Most default setting values in the application code base are suitable for production.

However, the set of settings mentionned below might deserve some review or adjustments:

cliquet.http_scheme = https
cliquet.paginate_by = 100
cliquet.batch_max_requests = 25
cliquet.delete_collection_enabled = false
cliquet.storage_pool_maxconn = 50
cliquet.cache_pool_maxconn = 50
fxa-oauth.cache_ttl_seconds = 3600

note:	For an exhaustive list of available settings and their default values, refer to cliquet source code.

Enable write access¶

By default, collections are read-only. In order to enable write operations on remote Sync collections, add some settings in the configuration with the collection name:

syncto.record_tabs_put_enabled = true
syncto.record_tabs_delete_enabled = true
syncto.record_passwords_put_enabled = true
syncto.record_passwords_delete_enabled = true
syncto.record_bookmarks_put_enabled = true
syncto.record_bookmarks_delete_enabled = true
syncto.record_history_put_enabled = true
syncto.record_history_delete_enabled = true

Monitoring¶

# Heka
cliquet.logging_renderer = cliquet.logs.MozillaHekaRenderer

# StatsD
cliquet.statsd_url = udp://carbon.server:8125

Application output should go to stdout, and message format should have no prefix string:

[handler_console]
class = StreamHandler
args = (sys.stdout,)
level = INFO
formater = heka

[formatter_heka]
format = %(message)s

Adapt the logging configuration in order to plug Sentry:

[loggers]
keys = root, sentry

[handlers]
keys = console, sentry

[formatters]
keys = generic

[logger_root]
level = INFO
handlers = console, sentry

[logger_sentry]
level = WARN
handlers = console
qualname = sentry.errors
propagate = 0

[handler_console]
class = StreamHandler
args = (sys.stdout,)
level = INFO
formater = heka

[formatter_heka]
format = %(message)s

[handler_sentry]
class = raven.handlers.logging.SentryHandler
args = ('http://public:secret@example.com/1',)
level = WARNING
formatter = generic

[formatter_generic]
format = %(asctime)s,%(msecs)03d %(levelname)-5.5s [%(name)s] %(message)s
datefmt = %H:%M:%S

PostgreSQL setup¶

In production, it is wise to run the application with a dedicated database and user.

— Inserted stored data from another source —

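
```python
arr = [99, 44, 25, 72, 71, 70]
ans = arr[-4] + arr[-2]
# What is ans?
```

arr has length 6. Negative index -4 maps to positive index 6 + (-4) = 2. arr[2] = 25.
arr has length 6. Negative index -2 maps to positive index 6 + (-2) = 4. arr[4] = 71.
Sum: 25 + 71 = 96.

96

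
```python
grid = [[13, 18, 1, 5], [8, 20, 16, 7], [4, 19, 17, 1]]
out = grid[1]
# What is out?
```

grid has 3 rows. Row 1 is [8, 20, 16, 7].

[8, 20, 16, 7]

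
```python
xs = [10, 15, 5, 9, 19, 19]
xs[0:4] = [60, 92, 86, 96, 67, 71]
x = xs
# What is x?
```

xs starts as [10, 15, 5, 9, 19, 19] (length 6). The slice xs[0:4] covers indices [0, 1, 2, 3] with values [10, 15, 5, 9]. Replacing that slice with [60, 92, 86, 96, 67, 71] (different length) produces [60, 92, 86, 96, 67, 71, 19, 19].

[60, 92, 86, 96, 67, 71, 19, 19]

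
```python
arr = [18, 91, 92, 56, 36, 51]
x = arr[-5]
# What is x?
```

arr has length 6. Negative index -5 maps to positive index 6 + (-5) = 1. arr[1] = 91.

91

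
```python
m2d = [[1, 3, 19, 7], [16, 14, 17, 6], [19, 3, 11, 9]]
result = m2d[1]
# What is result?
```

m2d has 3 rows. Row 1 is [16, 14, 17, 6].

[16, 14, 17, 6]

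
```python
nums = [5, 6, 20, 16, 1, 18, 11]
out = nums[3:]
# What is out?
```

nums has length 7. The slice nums[3:] selects indices [3, 4, 5, 6] (3->16, 4->1, 5->18, 6->11), giving [16, 1, 18, 11].

[16, 1, 18, 11]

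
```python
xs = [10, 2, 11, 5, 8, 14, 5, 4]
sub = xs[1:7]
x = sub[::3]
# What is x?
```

xs has length 8. The slice xs[1:7] selects indices [1, 2, 3, 4, 5, 6] (1->2, 2->11, 3->5, 4->8, 5->14, 6->5), giving [2, 11, 5, 8, 14, 5]. So sub = [2, 11, 5, 8, 14, 5]. sub has length 6. The slice sub[::3] selects indices [0, 3] (0->2, 3->8), giving [2, 8].

[2, 8]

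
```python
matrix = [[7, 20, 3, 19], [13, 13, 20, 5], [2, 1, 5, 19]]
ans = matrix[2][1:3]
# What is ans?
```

matrix[2] = [2, 1, 5, 19]. matrix[2] has length 4. The slice matrix[2][1:3] selects indices [1, 2] (1->1, 2->5), giving [1, 5].

[1, 5]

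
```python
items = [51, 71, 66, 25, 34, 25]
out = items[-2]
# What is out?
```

items has length 6. Negative index -2 maps to positive index 6 + (-2) = 4. items[4] = 34.

34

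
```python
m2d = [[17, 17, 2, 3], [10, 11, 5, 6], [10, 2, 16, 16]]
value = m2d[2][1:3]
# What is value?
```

m2d[2] = [10, 2, 16, 16]. m2d[2] has length 4. The slice m2d[2][1:3] selects indices [1, 2] (1->2, 2->16), giving [2, 16].

[2, 16]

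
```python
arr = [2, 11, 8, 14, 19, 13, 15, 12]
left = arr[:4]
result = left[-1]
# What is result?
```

arr has length 8. The slice arr[:4] selects indices [0, 1, 2, 3] (0->2, 1->11, 2->8, 3->14), giving [2, 11, 8, 14]. So left = [2, 11, 8, 14]. Then left[-1] = 14.

14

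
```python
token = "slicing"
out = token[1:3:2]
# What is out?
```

token has length 7. The slice token[1:3:2] selects indices [1] (1->'l'), giving 'l'.

'l'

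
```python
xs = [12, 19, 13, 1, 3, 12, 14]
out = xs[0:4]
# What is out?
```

xs has length 7. The slice xs[0:4] selects indices [0, 1, 2, 3] (0->12, 1->19, 2->13, 3->1), giving [12, 19, 13, 1].

[12, 19, 13, 1]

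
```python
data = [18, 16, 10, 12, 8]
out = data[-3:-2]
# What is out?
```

data has length 5. The slice data[-3:-2] selects indices [2] (2->10), giving [10].

[10]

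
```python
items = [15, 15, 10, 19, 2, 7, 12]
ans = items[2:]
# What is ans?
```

items has length 7. The slice items[2:] selects indices [2, 3, 4, 5, 6] (2->10, 3->19, 4->2, 5->7, 6->12), giving [10, 19, 2, 7, 12].

[10, 19, 2, 7, 12]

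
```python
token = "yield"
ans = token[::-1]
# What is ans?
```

token has length 5. The slice token[::-1] selects indices [4, 3, 2, 1, 0] (4->'d', 3->'l', 2->'e', 1->'i', 0->'y'), giving 'dleiy'.

'dleiy'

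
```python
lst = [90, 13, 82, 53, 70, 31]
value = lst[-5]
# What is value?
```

lst has length 6. Negative index -5 maps to positive index 6 + (-5) = 1. lst[1] = 13.

13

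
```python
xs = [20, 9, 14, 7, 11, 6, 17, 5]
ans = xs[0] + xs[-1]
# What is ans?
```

xs has length 8. xs[0] = 20.
xs has length 8. Negative index -1 maps to positive index 8 + (-1) = 7. xs[7] = 5.
Sum: 20 + 5 = 25.

25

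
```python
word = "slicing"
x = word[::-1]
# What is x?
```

word has length 7. The slice word[::-1] selects indices [6, 5, 4, 3, 2, 1, 0] (6->'g', 5->'n', 4->'i', 3->'c', 2->'i', 1->'l', 0->'s'), giving 'gnicils'.

'gnicils'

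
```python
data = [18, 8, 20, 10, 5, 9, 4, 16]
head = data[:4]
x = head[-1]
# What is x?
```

data has length 8. The slice data[:4] selects indices [0, 1, 2, 3] (0->18, 1->8, 2->20, 3->10), giving [18, 8, 20, 10]. So head = [18, 8, 20, 10]. Then head[-1] = 10.

10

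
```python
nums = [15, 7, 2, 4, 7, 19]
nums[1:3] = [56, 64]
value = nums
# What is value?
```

nums starts as [15, 7, 2, 4, 7, 19] (length 6). The slice nums[1:3] covers indices [1, 2] with values [7, 2]. Replacing that slice with [56, 64] (same length) produces [15, 56, 64, 4, 7, 19].

[15, 56, 64, 4, 7, 19]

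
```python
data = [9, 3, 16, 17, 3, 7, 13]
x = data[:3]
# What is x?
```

data has length 7. The slice data[:3] selects indices [0, 1, 2] (0->9, 1->3, 2->16), giving [9, 3, 16].

[9, 3, 16]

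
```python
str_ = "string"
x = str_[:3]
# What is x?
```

str_ has length 6. The slice str_[:3] selects indices [0, 1, 2] (0->'s', 1->'t', 2->'r'), giving 'str'.

'str'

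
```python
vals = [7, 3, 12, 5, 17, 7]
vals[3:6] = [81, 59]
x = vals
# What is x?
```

vals starts as [7, 3, 12, 5, 17, 7] (length 6). The slice vals[3:6] covers indices [3, 4, 5] with values [5, 17, 7]. Replacing that slice with [81, 59] (different length) produces [7, 3, 12, 81, 59].

[7, 3, 12, 81, 59]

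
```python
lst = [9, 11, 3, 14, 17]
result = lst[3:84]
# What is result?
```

lst has length 5. The slice lst[3:84] selects indices [3, 4] (3->14, 4->17), giving [14, 17].

[14, 17]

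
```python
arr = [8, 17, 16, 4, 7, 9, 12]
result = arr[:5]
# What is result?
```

arr has length 7. The slice arr[:5] selects indices [0, 1, 2, 3, 4] (0->8, 1->17, 2->16, 3->4, 4->7), giving [8, 17, 16, 4, 7].

[8, 17, 16, 4, 7]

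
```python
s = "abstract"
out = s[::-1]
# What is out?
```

s has length 8. The slice s[::-1] selects indices [7, 6, 5, 4, 3, 2, 1, 0] (7->'t', 6->'c', 5->'a', 4->'r', 3->'t', 2->'s', 1->'b', 0->'a'), giving 'tcartsba'.

'tcartsba'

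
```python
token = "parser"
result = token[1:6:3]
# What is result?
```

token has length 6. The slice token[1:6:3] selects indices [1, 4] (1->'a', 4->'e'), giving 'ae'.

'ae'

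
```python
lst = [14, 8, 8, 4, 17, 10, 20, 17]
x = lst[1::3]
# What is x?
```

lst has length 8. The slice lst[1::3] selects indices [1, 4, 7] (1->8, 4->17, 7->17), giving [8, 17, 17].

[8, 17, 17]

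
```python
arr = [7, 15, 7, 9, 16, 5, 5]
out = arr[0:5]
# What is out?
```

arr has length 7. The slice arr[0:5] selects indices [0, 1, 2, 3, 4] (0->7, 1->15, 2->7, 3->9, 4->16), giving [7, 15, 7, 9, 16].

[7, 15, 7, 9, 16]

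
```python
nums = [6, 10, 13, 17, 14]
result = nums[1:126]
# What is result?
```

nums has length 5. The slice nums[1:126] selects indices [1, 2, 3, 4] (1->10, 2->13, 3->17, 4->14), giving [10, 13, 17, 14].

[10, 13, 17, 14]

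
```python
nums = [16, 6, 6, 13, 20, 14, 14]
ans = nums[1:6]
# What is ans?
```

nums has length 7. The slice nums[1:6] selects indices [1, 2, 3, 4, 5] (1->6, 2->6, 3->13, 4->20, 5->14), giving [6, 6, 13, 20, 14].

[6, 6, 13, 20, 14]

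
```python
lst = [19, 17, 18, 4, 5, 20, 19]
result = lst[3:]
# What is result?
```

lst has length 7. The slice lst[3:] selects indices [3, 4, 5, 6] (3->4, 4->5, 5->20, 6->19), giving [4, 5, 20, 19].

[4, 5, 20, 19]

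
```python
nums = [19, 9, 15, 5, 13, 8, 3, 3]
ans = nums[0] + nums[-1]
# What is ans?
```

nums has length 8. nums[0] = 19.
nums has length 8. Negative index -1 maps to positive index 8 + (-1) = 7. nums[7] = 3.
Sum: 19 + 3 = 22.

22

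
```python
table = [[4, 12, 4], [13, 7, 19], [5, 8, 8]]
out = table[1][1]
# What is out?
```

table[1] = [13, 7, 19]. Taking column 1 of that row yields 7.

7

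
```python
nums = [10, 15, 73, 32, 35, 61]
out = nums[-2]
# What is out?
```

nums has length 6. Negative index -2 maps to positive index 6 + (-2) = 4. nums[4] = 35.

35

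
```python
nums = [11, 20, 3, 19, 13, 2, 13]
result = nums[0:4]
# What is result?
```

nums has length 7. The slice nums[0:4] selects indices [0, 1, 2, 3] (0->11, 1->20, 2->3, 3->19), giving [11, 20, 3, 19].

[11, 20, 3, 19]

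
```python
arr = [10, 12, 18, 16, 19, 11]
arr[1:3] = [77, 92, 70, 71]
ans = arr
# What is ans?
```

arr starts as [10, 12, 18, 16, 19, 11] (length 6). The slice arr[1:3] covers indices [1, 2] with values [12, 18]. Replacing that slice with [77, 92, 70, 71] (different length) produces [10, 77, 92, 70, 71, 16, 19, 11].

[10, 77, 92, 70, 71, 16, 19, 11]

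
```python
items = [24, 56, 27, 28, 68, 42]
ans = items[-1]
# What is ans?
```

items has length 6. Negative index -1 maps to positive index 6 + (-1) = 5. items[5] = 42.

42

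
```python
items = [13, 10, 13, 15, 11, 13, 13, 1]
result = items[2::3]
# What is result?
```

items has length 8. The slice items[2::3] selects indices [2, 5] (2->13, 5->13), giving [13, 13].

[13, 13]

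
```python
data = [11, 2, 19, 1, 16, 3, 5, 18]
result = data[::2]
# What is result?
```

data has length 8. The slice data[::2] selects indices [0, 2, 4, 6] (0->11, 2->19, 4->16, 6->5), giving [11, 19, 16, 5].

[11, 19, 16, 5]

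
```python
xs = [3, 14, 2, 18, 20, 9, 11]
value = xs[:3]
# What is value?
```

xs has length 7. The slice xs[:3] selects indices [0, 1, 2] (0->3, 1->14, 2->2), giving [3, 14, 2].

[3, 14, 2]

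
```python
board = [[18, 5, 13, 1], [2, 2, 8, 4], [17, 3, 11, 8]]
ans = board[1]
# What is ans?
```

board has 3 rows. Row 1 is [2, 2, 8, 4].

[2, 2, 8, 4]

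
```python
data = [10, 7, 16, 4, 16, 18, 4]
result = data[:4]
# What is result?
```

data has length 7. The slice data[:4] selects indices [0, 1, 2, 3] (0->10, 1->7, 2->16, 3->4), giving [10, 7, 16, 4].

[10, 7, 16, 4]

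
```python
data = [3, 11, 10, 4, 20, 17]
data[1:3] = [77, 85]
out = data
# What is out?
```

data starts as [3, 11, 10, 4, 20, 17] (length 6). The slice data[1:3] covers indices [1, 2] with values [11, 10]. Replacing that slice with [77, 85] (same length) produces [3, 77, 85, 4, 20, 17].

[3, 77, 85, 4, 20, 17]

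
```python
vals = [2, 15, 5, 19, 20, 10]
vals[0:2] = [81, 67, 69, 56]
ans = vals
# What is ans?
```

vals starts as [2, 15, 5, 19, 20, 10] (length 6). The slice vals[0:2] covers indices [0, 1] with values [2, 15]. Replacing that slice with [81, 67, 69, 56] (different length) produces [81, 67, 69, 56, 5, 19, 20, 10].

[81, 67, 69, 56, 5, 19, 20, 10]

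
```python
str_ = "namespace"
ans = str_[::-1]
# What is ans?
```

str_ has length 9. The slice str_[::-1] selects indices [8, 7, 6, 5, 4, 3, 2, 1, 0] (8->'e', 7->'c', 6->'a', 5->'p', 4->'s', 3->'e', 2->'m', 1->'a', 0->'n'), giving 'ecapseman'.

'ecapseman'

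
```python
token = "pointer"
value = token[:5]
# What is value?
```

token has length 7. The slice token[:5] selects indices [0, 1, 2, 3, 4] (0->'p', 1->'o', 2->'i', 3->'n', 4->'t'), giving 'point'.

'point'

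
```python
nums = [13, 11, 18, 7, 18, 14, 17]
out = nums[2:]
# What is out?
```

nums has length 7. The slice nums[2:] selects indices [2, 3, 4, 5, 6] (2->18, 3->7, 4->18, 5->14, 6->17), giving [18, 7, 18, 14, 17].

[18, 7, 18, 14, 17]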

postgres=# CREATE USER produser;
postgres=# CREATE DATABASE proddb OWNER produser;
CREATE DATABASE

The tables needs to be created with the cliquet tool.

$ cliquet --ini config/syncto.ini migrate

note:	Alternatively the SQL initialization files can be found in the cliquet source code (`cliquet/cache/postgresql/schemal.sql` and `cliquet/storage/postgresql/schemal.sql`).

Running with uWsgi¶

To run the application using uWsgi, an app.wsgi file is provided. This command can be used to run it:

uwsgi --ini config/syncto.ini

uWsgi configuration can be tweaked in the ini file in the dedicated [uwsgi] section.

Here’s an example:

[uwsgi]
wsgi-file = app.wsgi
enable-threads = true
http-socket = 127.0.0.1:8000
processes =  3
master = true
module = syncto
harakiri = 30
uid = syncto
gid = syncto
virtualenv = .
lazy = true
lazy-apps = true

To use a different ini file, the SYNCTO_INI environment variable should be present with a path to it.